Başka bir şey daha oldu: 2017’nin ilk aylarında dış rüzgârlar döndü. Sadece Türkiye için değil, 2016’nın ikinci yarısında sermaye kaçışı sorunu yaşayan ve yerel paraları dolar karşısında hızla düşen ülkeler için de… Özellikle şubattan itibaren kaçan küresel fonların bir kısmı, burunlarını mandallayarak çevre ülkelere ve Türkiye’ye geri döndüler. Sıcak para, borsadan fiyatı iyice düşmüş hisse senetlerini, prim yapan devlet kâğıtlarını alarak kazanç sağladığını gördükçe izleyen aylarda da belli büyüklüklerde geldi. Bu giriş, dolardaki tırmanışın hızını kestiği gibi biraz da geriletti. Ocak ayında ortalaması 3,73 TL’ye çıkan dolar, izleyen aylarda düştü ve 3,60 TL dolaylarına kadar geriledi. Dolardaki tırmanışın durması ve hatta gerilemeye başlaması da krizi yönetenlerin işini kolaylaştırdı.
2017’nin ilk üç ayının büyüme sonuçları 12 Haziran’da açıklanacak ve muhtemelen yüzde 3 dolayında bir büyüme yaşandığı açıklanacak ve AKP rejimi bunu bir başarı olarak takdim edip kutlayacak.
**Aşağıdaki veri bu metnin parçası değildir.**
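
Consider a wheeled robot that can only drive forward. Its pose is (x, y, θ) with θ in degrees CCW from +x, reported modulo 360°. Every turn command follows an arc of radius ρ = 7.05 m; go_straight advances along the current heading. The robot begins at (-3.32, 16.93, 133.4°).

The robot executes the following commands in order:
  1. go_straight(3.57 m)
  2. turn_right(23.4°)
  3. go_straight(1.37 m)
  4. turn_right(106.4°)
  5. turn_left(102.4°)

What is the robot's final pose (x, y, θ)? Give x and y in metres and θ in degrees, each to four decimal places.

set_pose: (x, y, θ) = (-3.3200, 16.9300, 133.4000°), ρ = 7.05
go_straight(3.57): x += 3.57·cos θ, y += 3.57·sin θ → (-5.7729, 19.5239, 133.4000°)
turn_right(23.4°): centre at ρ to the right, rotate −23.4° → (-7.2754, 21.9566, 110.0000°)
go_straight(1.37): x += 1.37·cos θ, y += 1.37·sin θ → (-7.7440, 23.2440, 110.0000°)
turn_right(106.4°): centre at ρ to the right, rotate −106.4° → (-1.5618, 32.6913, 3.6000°)
turn_left(102.4°): centre at ρ to the left, rotate +102.4° → (4.7724, 41.6706, 106.0000°)

(4.7724, 41.6706, 106.0000°)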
Ama tek yüzlü madalyon nerede var ki? Kriz yangınının nasıl söndürüldüğünü ve arkasında ne tür riskler biriktirdiğini unutmamak gerek.
Dövizin hızlı yükselişi, içerideki önlemler ve daha çok da dış rüzgârların yatışmasıyla yavaşladı ama dolar hala yüksek. Firmalar, döviz açıklarını azaltmaya çalışsalar da açık hala 200 milyar dolara yakın. Yükselen dolarla ithal edilen girdi, makine-teçhizat maliyetleri arttı ve bu da ürünlerin, hizmetlerin fiyatlarına yansıtıldı. Nisanda yıllık üretici fiyatları yüzde 16’yı, ara mallarda yüzde 22’yi buldu. Şimdilik tüketici fiyatlarına yansıma yıllık yüzde 12. Türkiye yeniden iki haneli enflasyonla tanışmanın keyifsizliğini yaşıyor. Çünkü enflasyon iki hanelere tırmanırken ücret ve maaş artışları tek haneli olarak enflasyonun çok altında kaldı. Alım gücü düşenler, daha sesli homurdanıyor.
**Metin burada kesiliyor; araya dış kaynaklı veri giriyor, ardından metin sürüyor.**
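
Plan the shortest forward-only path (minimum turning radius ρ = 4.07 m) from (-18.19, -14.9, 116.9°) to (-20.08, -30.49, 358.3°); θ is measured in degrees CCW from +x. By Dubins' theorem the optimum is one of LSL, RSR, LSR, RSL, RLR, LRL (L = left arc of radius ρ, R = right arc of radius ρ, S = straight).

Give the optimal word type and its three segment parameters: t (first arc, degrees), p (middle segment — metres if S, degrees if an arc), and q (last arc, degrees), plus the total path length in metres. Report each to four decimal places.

LSL: t = 163.9784°, p = 9.8575 m, q = 77.4216°, L = 27.0053 m

Let ψ = atan2(Δy, Δx) = atan2(-15.59, -1.89) = -96.9123° be the start→goal bearing.
Normalize: d = |goal − start| / ρ = 15.704146/4.07 = 3.858513, α = (θ_start − ψ) mod 360° = 213.8123° = 3.731729 rad, β = (θ_goal − ψ) mod 360° = 95.2123° = 1.661769 rad.
Common terms: sin α = -0.556474, cos α = -0.830865, sin β = 0.995865, cos β = -0.090847, cos(α−β) = -0.478692, d² = 14.888119. Work in radians in the unit-radius frame; every candidate has L = ρ·(t + p + q).
LSL: p² = 2 + d² − 2cos(α−β) + 2d(sin α − sin β) = 5.866062; p = √p² = 2.421995; φ = atan2(cos β − cos α, d + sin α − sin β) = 0.310506 rad; t = (φ − α) mod 2π = 2.861962 rad, q = (β − φ) mod 2π = 1.351262 rad → L = 4.07·(2.861962 + 2.421995 + 1.351262) = 4.07·6.635220 = 27.005346 m
RSR: p² = 2 + d² − 2cos(α−β) + 2d(sin β − sin α) = 29.824943; p = √p² = 5.461222; φ = atan2(cos α − cos β, d − sin α + sin β) = -0.135922 rad; t = (α − φ) mod 2π = 3.867651 rad, q = (φ − β) mod 2π = 4.485495 rad → L = 4.07·(3.867651 + 5.461222 + 4.485495) = 4.07·13.814368 = 56.224476 m
LSR: p² = d² − 2 + 2cos(α−β) + 2d(sin α + sin β) = 15.321523; p = √p² = 3.914272; φ = atan2(−cos α − cos β, d + sin α + sin β) − atan2(−2, p) = 0.683626 rad; t = (φ − α) mod 2π = 3.235082 rad, q = (φ − β) mod 2π = 5.305043 rad → L = 4.07·(3.235082 + 3.914272 + 5.305043) = 4.07·12.454397 = 50.689395 m
RSL: p² = d² − 2 + 2cos(α−β) − 2d(sin α + sin β) = 8.539947; p = √p² = 2.922319; φ = atan2(cos α + cos β, d − sin α − sin β) − atan2(2, p) = -0.863487 rad; t = (α − φ) mod 2π = 4.595216 rad, q = (β − φ) mod 2π = 2.525256 rad → L = 4.07·(4.595216 + 2.922319 + 2.525256) = 4.07·10.042791 = 40.874159 m
RLR: c = (6 − d² + 2cos(α−β) + 2d(sin α − sin β))/8 = -2.728118, |c| > 1 → infeasible
LRL: c = (6 − d² + 2cos(α−β) − 2d(sin α − sin β))/8 = 0.266742; p = 2π − arccos c = 4.982400 rad; φ = atan2(cos β − cos α, d + sin α − sin β) = 0.310506 rad; t = (φ − α + p/2) mod 2π = 5.353163 rad, q = (β − α − t + p) mod 2π = 3.842463 rad → L = 4.07·(5.353163 + 4.982400 + 3.842463) = 4.07·14.178025 = 57.704563 m
Shortest: LSL with L = 27.005346 m ≈ 27.0053 m
Convert LSL to answer units (arcs ×180/π): t = 2.861962·180/π = 163.9784°, p = ρ·p = 4.07·2.421995 = 9.8575 m, q = 1.351262·180/π = 77.4216°, L = 27.0053 m.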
Kriz yönetildi ama yatırım için ne iç ne de dış aktörler hevesli. Büyüme rüzgârını iç tüketimden alıyor sadece, yatırımdan değil. Bu da işsizlikte tırmanma demek. Tarım dışı işsizlik yüzde 15 gibi endişe verici bir noktaya yükseliyor.
Enflasyon ve işsizliğin yanında kriz yönetmede kullanılan kamu bütçeleri, başta merkezi bütçe, zaman zaman İşsizlik Fonu, buralardan verilen açıklar, zaten cari açık veren Türkiye’yi kamu açığı da vermeye başlayan, yani çifte açık veren bir ülke durumuna getirmek üzere. 2016’nın ilk dört ayında 5,4 milyar lira fazla veren bütçe, bu yılın aynı döneminde 18 milyar lira açık verdi. Cari işlem açığı 2016’da ilk üç ayda 7,9 milyar dolar iken bu yılın aynı döneminde yüzde 5 arttı, 8,3 milyar dolara ulaştı.
Bankaların gerçek anlamda geri dönmeyen kredilerinin tutarı, toplam kredilerin yüzde 9’una yaklaştı. Bunu, kamu bankası Ziraat Bankası’nın da başkanı olan Türkiye Bankalar Birliği Başkanı Hüseyin Aydın açıkladı. Bu, endişe verici bir boyutta batık kredi. Önlem? Banka yüklerini Merkez Bankası’na yıkacak “banka senedi” isimli bir düzenleme hazırlığı var.
Kamu açığının tırmanması, Merkez Bankası’nı kriz itfaiyesine çevirme keyfiliği, banka batık kredilerinde tehlikeli artış… Bunlar, enflasyon, işsizlik, cari açık sorunlarının yanında kriz yönetmenin tahrip edici yeni maliyetleri. Ekonomiye kemik erimesi yaşatacak önlemler.